Camp Hill, PA, USA
Academic history prior to coming to MIT:
B.S. and M.S. in Electrical Engineering at Stanford University
What brought you to MIT?
During my undergraduate, I became interested in device physics and nanomaterials, and in particular energy-related applications of these fields. The research conducted in ONE Lab, which focuses not only on building an understanding of these scientific disciplines but also on engineering practical devices like solar cells or LEDs, seemed very exciting to me.
What problem are you trying to solve with your current research and what are some possible applications?
My current research focuses on the development of quantum dot solar cells. These devices employ quantum dot films as light-absorbing layers, whose bandgaps can be tuned from the visible through the near-infrared simply by varying the size of the dots. Importantly, in addition to being highly absorptive, quantum dots are solution-processable at low temperatures. This offers the potential for quantum dot solar cells to be manufactured over large areas at lower costs than traditional wafer-based technologies, with the added value of being compatible with lightweight and/or flexible substrates.

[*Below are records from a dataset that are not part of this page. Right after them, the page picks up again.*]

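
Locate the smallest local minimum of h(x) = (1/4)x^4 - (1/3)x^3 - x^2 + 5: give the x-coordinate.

2

h'(x) = x^3 - x^2 - 2x = 0 at x = -1, 0, 2.
h''(x) = 3x^2 - 2x - 2. h''(-1) = 3 > 0 ⇒ local minimum; h''(0) = -2 < 0 ⇒ local maximum; h''(2) = 6 > 0 ⇒ local minimum.
The smallest local minimum is h(2) = 7/3.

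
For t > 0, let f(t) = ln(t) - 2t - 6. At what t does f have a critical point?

f'(t) = 1/t − 2 = 0 gives t = 1/2.
f''(t) = -1/t², which is negative for t > 0, so this is a local maximum.
f(1/2) = 1·ln(1/2) - 1 - 6 ≈ -7.6931.

1/2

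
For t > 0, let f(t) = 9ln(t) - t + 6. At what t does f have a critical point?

9

f'(t) = 9/t − 1 = 0 gives t = 9.
f''(t) = -9/t², which is negative for t > 0, so this is a local maximum.
f(9) = 9·ln(9) - 9 + 6 ≈ 16.7750.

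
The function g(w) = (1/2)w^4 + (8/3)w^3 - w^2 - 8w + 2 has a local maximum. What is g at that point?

41/6

g'(w) = 2w^3 + 8w^2 - 2w - 8 = 0 at w = -4, -1, 1.
Second-derivative test with g''(w) = 6w^2 + 16w - 2: g''(-4) = 30 > 0 ⇒ local minimum; g''(-1) = -12 < 0 ⇒ local maximum; g''(1) = 20 > 0 ⇒ local minimum.
The local maximum is g(-1) = 41/6.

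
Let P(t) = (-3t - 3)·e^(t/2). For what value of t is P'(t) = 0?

-3

By the product rule, P'(t) = (-(3/2)t - 9/2)·e^(t/2). Since e^(t/2) > 0, the only critical point is t = -3.
P''(-3) has the same sign as -3/2 < 0, so this is a local maximum.
P(-3) = (6)·e^(-3/2) ≈ 1.3388.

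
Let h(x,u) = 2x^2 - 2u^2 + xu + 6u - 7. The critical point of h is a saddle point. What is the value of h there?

-47/17

∂h/∂x = 4x + u = 0 and ∂h/∂u = x - 4u + 6 = 0, so (x, u) = (-6/17, 24/17).
The Hessian has h_{xx} = 4, h_{uu} = -4, h_{xu} = 1, giving D = -17 < 0, so the point is a saddle point.
h(-6/17, 24/17) = -47/17.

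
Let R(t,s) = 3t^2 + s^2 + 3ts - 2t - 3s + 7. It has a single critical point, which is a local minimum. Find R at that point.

∂R/∂t = 6t + 3s - 2 = 0 and ∂R/∂s = 3t + 2s - 3 = 0, so (t, s) = (-5/3, 4).
The Hessian has R_{tt} = 6, R_{ss} = 2, R_{ts} = 3, giving D = 3 > 0 with R_{tt} > 0, so the point is a local minimum.
R(-5/3, 4) = 8/3.

8/3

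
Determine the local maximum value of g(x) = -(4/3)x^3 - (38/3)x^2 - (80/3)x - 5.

g'(x) = -4x^2 - (76/3)x - 80/3 = 0 at x = -5, -4/3.
Second-derivative test with g''(x) = -8x - 76/3: g''(-5) = 44/3 > 0 ⇒ local minimum; g''(-4/3) = -44/3 < 0 ⇒ local maximum.
Thus g has its local maximum at x = -4/3, with value 907/81.

907/81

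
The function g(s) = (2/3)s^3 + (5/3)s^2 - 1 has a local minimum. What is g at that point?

g'(s) = 2s^2 + (10/3)s = 0 at s = -5/3, 0.
g''(s) = 4s + 10/3. g''(-5/3) = -10/3 < 0 ⇒ local maximum; g''(0) = 10/3 > 0 ⇒ local minimum.
The local minimum is g(0) = -1.

-1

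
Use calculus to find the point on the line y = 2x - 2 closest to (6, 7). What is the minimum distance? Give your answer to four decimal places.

1.3416

Minimize D(x)^2 = (x - 6)^2 + (2x - 9)^2.
d/dx[D^2] = 2(x - 6) + 2·2·(2x - 9) = 0 ⇒ x = 24/5.
Then y = 38/5 and the distance is √(9/5) ≈ 1.3416.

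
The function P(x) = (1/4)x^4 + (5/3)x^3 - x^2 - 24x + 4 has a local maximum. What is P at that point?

169/4

Critical points: P'(x) = x^3 + 5x^2 - 2x - 24 vanishes at x = -4, -3, 2.
P''(x) = 3x^2 + 10x - 2. P''(-4) = 6 > 0 ⇒ local minimum; P''(-3) = -5 < 0 ⇒ local maximum; P''(2) = 30 > 0 ⇒ local minimum.
The local maximum is P(-3) = 169/4.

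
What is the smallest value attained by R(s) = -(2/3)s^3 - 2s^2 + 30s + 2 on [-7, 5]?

-344/3

R'(s) = -2s^2 - 4s + 30, which vanishes at s = -5 and s = 3.
Evaluating at the critical points and endpoints: R(-7) = -232/3,  R(-5) = -344/3,  R(3) = 56,  R(5) = 56/3.
So the minimum is R(-5) = -344/3.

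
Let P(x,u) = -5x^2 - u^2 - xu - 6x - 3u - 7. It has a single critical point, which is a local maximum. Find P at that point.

-70/19

∂P/∂x = -10x - u - 6 = 0 and ∂P/∂u = -x - 2u - 3 = 0, so (x, u) = (-9/19, -24/19).
The Hessian has P_{xx} = -10, P_{uu} = -2, P_{xu} = -1, giving D = 19 > 0 with P_{xx} < 0, so the point is a local maximum.
P(-9/19, -24/19) = -70/19.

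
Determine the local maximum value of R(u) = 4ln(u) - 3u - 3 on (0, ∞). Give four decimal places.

-5.8493

R'(u) = 4/u − 3 = 0 gives u = 4/3.
R''(u) = -4/u², which is negative for u > 0, so this is a local maximum.
R(4/3) = 4·ln(4/3) - 4 - 3 ≈ -5.8493.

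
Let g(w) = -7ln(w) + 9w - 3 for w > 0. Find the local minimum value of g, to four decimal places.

5.7592

g'(w) = -7/w + 9 = 0 gives w = 7/9.
g''(w) = 7/w², which is positive for w > 0, so this is a local minimum.
g(7/9) = -7·ln(7/9) + 7 - 3 ≈ 5.7592.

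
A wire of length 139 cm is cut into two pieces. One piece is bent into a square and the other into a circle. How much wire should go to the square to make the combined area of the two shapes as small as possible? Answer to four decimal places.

77.8538

Let x be the length used for the square. Square side x/4; circle radius (139−x)/(2π).
A(x) = (x/4)² + π·((139−x)/(2π))² = x²/16 + (139−x)²/(4π) for 0 ≤ x ≤ 139. A'(x) = x/8 − (139−x)/(2π) = 0 gives x = 4·139/(π+4) ≈ 77.8538.
A'' = 1/8 + 1/(2π) > 0, so this gives the minimum combined area; x ≈ 77.8538 cm to the square.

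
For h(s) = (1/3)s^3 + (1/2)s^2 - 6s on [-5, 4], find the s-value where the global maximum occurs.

h'(s) = s^2 + s - 6, which vanishes at s = -3 and s = 2.
Candidates: h(-5) = 5/6, h(-3) = 27/2, h(2) = -22/3, h(4) = 16/3.
The maximum over the interval is 27/2, attained at s = -3.

-3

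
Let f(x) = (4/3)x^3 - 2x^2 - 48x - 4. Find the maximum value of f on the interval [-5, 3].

Differentiating, f'(x) = 4x^2 - 4x - 48; whose only zero in [-5, 3] is x = -3.
Compare values at every candidate in [-5, 3]: f(-5) = 58/3,  f(-3) = 86,  f(3) = -130.
Hence the absolute maximum is 86 at x = -3.

86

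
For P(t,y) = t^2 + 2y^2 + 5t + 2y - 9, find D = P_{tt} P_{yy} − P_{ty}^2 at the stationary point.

∂P/∂t = 2t + 5 = 0 and ∂P/∂y = 4y + 2 = 0, so (t, y) = (-5/2, -1/2).
The Hessian has P_{tt} = 2, P_{yy} = 4, P_{ty} = 0, giving D = 8 > 0 with P_{tt} > 0, so the point is a local minimum.
D = (2)·(4) − (0)^2 = 8.

8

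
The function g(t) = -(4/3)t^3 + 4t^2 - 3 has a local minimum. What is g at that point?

g'(t) = -4t^2 + 8t = 0 at t = 0, 2.
Second-derivative test with g''(t) = -8t + 8: g''(0) = 8 > 0 ⇒ local minimum; g''(2) = -8 < 0 ⇒ local maximum.
The local minimum is g(0) = -3.

-3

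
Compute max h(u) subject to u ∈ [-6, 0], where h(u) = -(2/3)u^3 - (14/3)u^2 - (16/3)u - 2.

6

Differentiating, h'(u) = -2u^2 - (28/3)u - 16/3; which vanishes at u = -4 and u = -2/3.
Candidates: h(-6) = 6, h(-4) = -38/3, h(-2/3) = -26/81, h(0) = -2.
The maximum over the interval is 6, attained at u = -6.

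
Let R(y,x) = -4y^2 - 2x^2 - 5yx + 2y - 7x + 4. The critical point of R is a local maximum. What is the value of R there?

∂R/∂y = -8y - 5x + 2 = 0 and ∂R/∂x = -5y - 4x - 7 = 0, so (y, x) = (43/7, -66/7).
The Hessian has R_{yy} = -8, R_{xx} = -4, R_{yx} = -5, giving D = 7 > 0 with R_{yy} < 0, so the point is a local maximum.
R(43/7, -66/7) = 302/7.

302/7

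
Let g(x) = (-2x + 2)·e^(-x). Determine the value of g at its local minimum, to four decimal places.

-0.2707

Differentiating with the product rule gives g'(x) = (2x - 4)·e^(-x). Since e^(-x) > 0, the only critical point is x = 2.
g''(2) has the same sign as 2 > 0, so this is a local minimum.
g(2) = (-2)·e^(-2) ≈ -0.2707.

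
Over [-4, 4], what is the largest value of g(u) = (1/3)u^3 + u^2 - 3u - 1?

73/3

The derivative is u^2 + 2u - 3, which vanishes at u = -3 and u = 1.
Compare values at every candidate in [-4, 4]: g(-4) = 17/3; g(-3) = 8; g(1) = -8/3; g(4) = 73/3.
The maximum over the interval is 73/3, attained at u = 4.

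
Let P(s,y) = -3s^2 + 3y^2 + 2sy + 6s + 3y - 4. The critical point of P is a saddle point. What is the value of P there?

∂P/∂s = -6s + 2y + 6 = 0 and ∂P/∂y = 2s + 6y + 3 = 0, so (s, y) = (3/4, -3/4).
The Hessian has P_{ss} = -6, P_{yy} = 6, P_{sy} = 2, giving D = -40 < 0, so the point is a saddle point.
P(3/4, -3/4) = -23/8.

-23/8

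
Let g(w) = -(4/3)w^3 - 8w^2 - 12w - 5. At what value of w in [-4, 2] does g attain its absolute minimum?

2

Differentiating, g'(w) = -4w^2 - 16w - 12; which vanishes at w = -3 and w = -1.
Candidates: g(-4) = 1/3, g(-3) = -5, g(-1) = 1/3, g(2) = -215/3.
Hence the absolute minimum is -215/3 at w = 2.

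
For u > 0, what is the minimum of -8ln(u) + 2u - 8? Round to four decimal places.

-11.0904

f'(u) = -8/u + 2 = 0 gives u = 4.
f''(u) = 8/u², which is positive for u > 0, so this is a local minimum.
f(4) = -8·ln(4) + 8 - 8 ≈ -11.0904.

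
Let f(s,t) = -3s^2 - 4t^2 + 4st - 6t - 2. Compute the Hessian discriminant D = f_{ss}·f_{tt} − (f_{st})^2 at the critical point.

∂f/∂s = -6s + 4t = 0 and ∂f/∂t = 4s - 8t - 6 = 0, so (s, t) = (-3/4, -9/8).
The Hessian has f_{ss} = -6, f_{tt} = -8, f_{st} = 4, giving D = 32 > 0 with f_{ss} < 0, so the point is a local maximum.
D = (-6)·(-8) − (4)^2 = 32.

32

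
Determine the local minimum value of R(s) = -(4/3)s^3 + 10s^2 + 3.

R'(s) = -4s^2 + 20s = 0 at s = 0, 5.
Second-derivative test with R''(s) = -8s + 20: R''(0) = 20 > 0 ⇒ local minimum; R''(5) = -20 < 0 ⇒ local maximum.
The local minimum is R(0) = 3.

3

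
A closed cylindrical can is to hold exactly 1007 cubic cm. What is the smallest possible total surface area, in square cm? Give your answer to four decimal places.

556.1614

With radius r and height h, πr²h = 1007 so h = 1007/(πr²), and S(r) = 2πr² + 2πrh = 2πr² + 2·1007/r.
S'(r) = 4πr − 2·1007/r² = 0 ⇒ r³ = 1007/(2π), so r ≈ 5.4319 and h = 2r ≈ 10.8638.
S''(r) = 4π + 4·1007/r³ > 0, so this is the minimum; S ≈ 556.1614.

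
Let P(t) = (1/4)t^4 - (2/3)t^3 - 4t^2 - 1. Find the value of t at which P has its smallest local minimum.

4

P'(t) = t^3 - 2t^2 - 8t. Setting P'(t) = 0 gives t ∈ {-2, 0, 4}.
P''(t) = 3t^2 - 4t - 8. P''(-2) = 12 > 0 ⇒ local minimum; P''(0) = -8 < 0 ⇒ local maximum; P''(4) = 24 > 0 ⇒ local minimum.
The smallest local minimum is P(4) = -131/3.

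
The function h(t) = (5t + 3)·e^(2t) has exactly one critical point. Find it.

h'(t) = 5·e^(2t) + (5t + 3)·2·e^(2t) = (10t + 11)·e^(2t). Since e^(2t) > 0, the only critical point is t = -11/10.
h''(-11/10) has the same sign as 10 > 0, so this is a local minimum.
h(-11/10) = (-5/2)·e^(-11/5) ≈ -0.2770.

-11/10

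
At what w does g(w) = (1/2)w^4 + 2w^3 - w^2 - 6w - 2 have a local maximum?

Critical points: g'(w) = 2w^3 + 6w^2 - 2w - 6 vanishes at w = -3, -1, 1.
Second-derivative test with g''(w) = 6w^2 + 12w - 2: g''(-3) = 16 > 0 ⇒ local minimum; g''(-1) = -8 < 0 ⇒ local maximum; g''(1) = 16 > 0 ⇒ local minimum.
So the local maximum value is g(-1) = 3/2.

-1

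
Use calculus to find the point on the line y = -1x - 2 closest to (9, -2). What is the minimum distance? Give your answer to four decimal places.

Minimize D(x)^2 = (x - 9)^2 + (-x)^2.
d/dx[D^2] = 2(x - 9) + 2·(-1)·(-x) = 0 ⇒ x = 9/2.
Then y = -13/2 and the distance is √(81/2) ≈ 6.3640.

6.3640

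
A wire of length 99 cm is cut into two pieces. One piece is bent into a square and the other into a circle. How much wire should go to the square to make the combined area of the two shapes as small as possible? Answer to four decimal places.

55.4498

Let x be the length used for the square. Square side x/4; circle radius (99−x)/(2π).
A(x) = (x/4)² + π·((99−x)/(2π))² = x²/16 + (99−x)²/(4π) for 0 ≤ x ≤ 99. A'(x) = x/8 − (99−x)/(2π) = 0 gives x = 4·99/(π+4) ≈ 55.4498.
A'' = 1/8 + 1/(2π) > 0, so this gives the minimum combined area; x ≈ 55.4498 cm to the square.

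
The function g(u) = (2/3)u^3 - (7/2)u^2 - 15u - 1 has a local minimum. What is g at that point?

-481/6

g'(u) = 2u^2 - 7u - 15 = 0 at u = -3/2, 5.
Second-derivative test with g''(u) = 4u - 7: g''(-3/2) = -13 < 0 ⇒ local maximum; g''(5) = 13 > 0 ⇒ local minimum.
Thus g has its local minimum at u = 5, with value -481/6.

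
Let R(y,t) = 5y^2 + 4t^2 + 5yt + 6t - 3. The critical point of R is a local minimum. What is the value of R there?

∂R/∂y = 10y + 5t = 0 and ∂R/∂t = 5y + 8t + 6 = 0, so (y, t) = (6/11, -12/11).
The Hessian has R_{yy} = 10, R_{tt} = 8, R_{yt} = 5, giving D = 55 > 0 with R_{yy} > 0, so the point is a local minimum.
R(6/11, -12/11) = -69/11.

-69/11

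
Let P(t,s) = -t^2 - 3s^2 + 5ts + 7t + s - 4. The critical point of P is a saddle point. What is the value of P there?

-235/13

∂P/∂t = -2t + 5s + 7 = 0 and ∂P/∂s = 5t - 6s + 1 = 0, so (t, s) = (-47/13, -37/13).
The Hessian has P_{tt} = -2, P_{ss} = -6, P_{ts} = 5, giving D = -13 < 0, so the point is a saddle point.
P(-47/13, -37/13) = -235/13.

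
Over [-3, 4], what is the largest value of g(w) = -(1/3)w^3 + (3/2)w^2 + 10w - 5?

g'(w) = -w^2 + 3w + 10, whose only zero in [-3, 4] is w = -2.
Evaluating at the critical points and endpoints: g(-3) = -25/2; g(-2) = -49/3; g(4) = 113/3.
So the maximum is g(4) = 113/3.

113/3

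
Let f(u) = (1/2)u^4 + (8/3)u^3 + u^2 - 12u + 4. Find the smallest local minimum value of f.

f'(u) = 2u^3 + 8u^2 + 2u - 12 = 0 at u = -3, -2, 1.
f''(u) = 6u^2 + 16u + 2. f''(-3) = 8 > 0 ⇒ local minimum; f''(-2) = -6 < 0 ⇒ local maximum; f''(1) = 24 > 0 ⇒ local minimum.
So the smallest local minimum value is f(1) = -23/6.

-23/6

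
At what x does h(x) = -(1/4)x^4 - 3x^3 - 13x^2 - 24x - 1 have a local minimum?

-3

h'(x) = -x^3 - 9x^2 - 26x - 24 = 0 at x = -4, -3, -2.
Second-derivative test with h''(x) = -3x^2 - 18x - 26: h''(-4) = -2 < 0 ⇒ local maximum; h''(-3) = 1 > 0 ⇒ local minimum; h''(-2) = -2 < 0 ⇒ local maximum.
Thus h has its local minimum at x = -3, with value 59/4.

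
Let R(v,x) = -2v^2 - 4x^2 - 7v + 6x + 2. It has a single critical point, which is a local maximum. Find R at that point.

83/8

∂R/∂v = -4v - 7 = 0 and ∂R/∂x = -8x + 6 = 0, so (v, x) = (-7/4, 3/4).
The Hessian has R_{vv} = -4, R_{xx} = -8, R_{vx} = 0, giving D = 32 > 0 with R_{vv} < 0, so the point is a local maximum.
R(-7/4, 3/4) = 83/8.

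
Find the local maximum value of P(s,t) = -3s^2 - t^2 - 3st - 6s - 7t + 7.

∂P/∂s = -6s - 3t - 6 = 0 and ∂P/∂t = -3s - 2t - 7 = 0, so (s, t) = (3, -8).
The Hessian has P_{ss} = -6, P_{tt} = -2, P_{st} = -3, giving D = 3 > 0 with P_{ss} < 0, so the point is a local maximum.
P(3, -8) = 26.

26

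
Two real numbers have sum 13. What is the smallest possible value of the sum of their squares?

169/2

With a + b = 13, a^2 + b^2 = a^2 + (13 − a)^2.
The derivative 2a − 2(13 − a) = 4a − 26 vanishes at a = 13/2; second derivative 4 > 0, a minimum.
The minimum is 2·(13/2)^2 = 169/2.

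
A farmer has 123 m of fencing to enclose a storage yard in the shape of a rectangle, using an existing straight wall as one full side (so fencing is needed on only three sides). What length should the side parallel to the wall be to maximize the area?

123/2

Let the sides perpendicular to the wall have length x and the parallel side y, so 2x + y = 123 and the area is A = xy = x(123 − 2x).
A'(x) = 123 − 4x = 0 gives x = 123/4, and A''(x) = −4 < 0 confirms a maximum.
Then y = 123 − 2·123/4 = 123/2 and A = 15129/8.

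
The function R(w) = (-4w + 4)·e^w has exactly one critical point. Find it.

Differentiating with the product rule gives R'(w) = (-4w)·e^w. Since e^w > 0, the only critical point is w = 0.
R''(0) has the same sign as -4 < 0, so this is a local maximum.
R(0) = (4)·e^(0) ≈ 4.0000.

0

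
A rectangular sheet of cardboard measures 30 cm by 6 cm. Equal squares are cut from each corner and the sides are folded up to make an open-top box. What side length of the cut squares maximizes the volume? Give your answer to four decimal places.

With cut size x, the volume is V(x) = x(30 − 2x)(6 − 2x) for 0 < x < 3.
V'(x) = 12x^2 − 144x + 180. Setting V'(x) = 0 gives x ≈ 1.4174 (the root in (0, 3)).
V''(x) = 24x − 144 is negative there, so this is the maximum; V ≈ 121.8727.

1.4174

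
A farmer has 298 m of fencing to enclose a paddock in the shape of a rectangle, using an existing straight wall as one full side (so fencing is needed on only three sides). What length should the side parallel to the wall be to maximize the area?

Let the sides perpendicular to the wall have length x and the parallel side y, so 2x + y = 298 and the area is A = xy = x(298 − 2x).
A'(x) = 298 − 4x = 0 gives x = 149/2, and A''(x) = −4 < 0 confirms a maximum.
Then y = 298 − 2·149/2 = 149 and A = 22201/2.

149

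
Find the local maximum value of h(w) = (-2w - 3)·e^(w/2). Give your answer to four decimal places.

0.6951

h'(w) = (-2)·e^(w/2) + (-2w - 3)·(1/2)·e^(w/2) = (-w - 7/2)·e^(w/2). Since e^(w/2) > 0, the only critical point is w = -7/2.
h''(-7/2) has the same sign as -1 < 0, so this is a local maximum.
h(-7/2) = (4)·e^(-7/4) ≈ 0.6951.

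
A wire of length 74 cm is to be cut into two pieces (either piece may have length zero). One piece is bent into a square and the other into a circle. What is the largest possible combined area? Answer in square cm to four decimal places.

435.7662

Let x be the length used for the square. Square side x/4; circle radius (74−x)/(2π).
A(x) = (x/4)² + π·((74−x)/(2π))² = x²/16 + (74−x)²/(4π) for 0 ≤ x ≤ 74. A'(x) = x/8 − (74−x)/(2π) = 0 gives x = 4·74/(π+4) ≈ 41.4473.
A'' > 0, so the interior critical point is a minimum; the maximum is at an endpoint. A(0) = 435.7662 and A(74) = 342.2500, so the largest area is 435.7662.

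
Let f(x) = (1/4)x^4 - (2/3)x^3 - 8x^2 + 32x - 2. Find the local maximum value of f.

86/3

Critical points: f'(x) = x^3 - 2x^2 - 16x + 32 vanishes at x = -4, 2, 4.
f''(x) = 3x^2 - 4x - 16. f''(-4) = 48 > 0 ⇒ local minimum; f''(2) = -12 < 0 ⇒ local maximum; f''(4) = 16 > 0 ⇒ local minimum.
The local maximum is f(2) = 86/3.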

What interests you most about your research?
I enjoy that my work is hands-on – that I get to design, fabricate, test, and analyze my very own solar cells. It is exciting to work on a problem I find important, as well as to work with and learn from colleagues with an interdisciplinary range of scientific and engineering backgrounds.
What are your future plans?
I would like to pursue a career in research and development, most likely in industry.